Blumenthal adjourned the hearing by allowing executives from each of the three social media apps to explain how they differed from Facebook, the often-maligned tech giant that has recently become Congress’s poster child for prioritizing profit over safety.
“The problem is clear: Big Tech preys on children and teens to make more money,” Sen. Edward Markey, (D-Mass.), said at the hearing, summing up the event.
Meanwhile, representatives of the three companies worked to differentiate themselves from other platforms. “Snapchat is a very different platform. It was created by our founders to be an antidote to social media,” said Jennifer Stout, vice president of global public policy at Snapchat parent Snap Inc. “Snapchat was a decidedly different platform that was private, that was safe, where people could come and actually talk to the friends that they have in real life.”

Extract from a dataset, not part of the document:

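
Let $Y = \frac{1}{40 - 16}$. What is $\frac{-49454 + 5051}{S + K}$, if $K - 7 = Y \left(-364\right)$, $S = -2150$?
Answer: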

Blumenthal interrupted Stout to compare her words to those of Facebook’s executives. “I understand your goals,” he said. “But I’m giving you the opportunity to tell us how you protect kids in a way that Facebook doesn’t.”
YouTube also tried to plead its case. “We do not prioritize profits over safety,” said Leslie Miller, vice president of government affairs and public policy at YouTube owner Google. “We invest heavily in making sure that our platforms are safe for our users. And we do not wait to act. We put systems and practices and protocols in place that over time we rely on when we need to adapt to the world around us.”
Michael Beckerman, TikTok’s head of public policy for the Americas, who faced the toughest line of questioning over his company’s connections to China, said that TikTok had made many “difficult policy and difficult product choices that put the well-being of teens first.”
This was the first time TikTok had testified before Congress. During the testimony, Sen. Ted Cruz (R-Texas) claimed that Beckerman dodged questions more than any witness he’d seen in his nine years in Congress and asked repeatedly about “the control the Chinese Communist Party has over TikTok,” referring to its owners, ByteDance Ltd., a privately held Chinese startup funded in part by Sequoia Capital China.
“I just want folks watching to know that we’re not taking what you’ve told us at face value,” concluded Blumenthal. “The time for platitudes and bromides is over. We’ve seen the lobbyists at work, and it’s time to overcome them. I hope we look back on this hearing as a turning point.”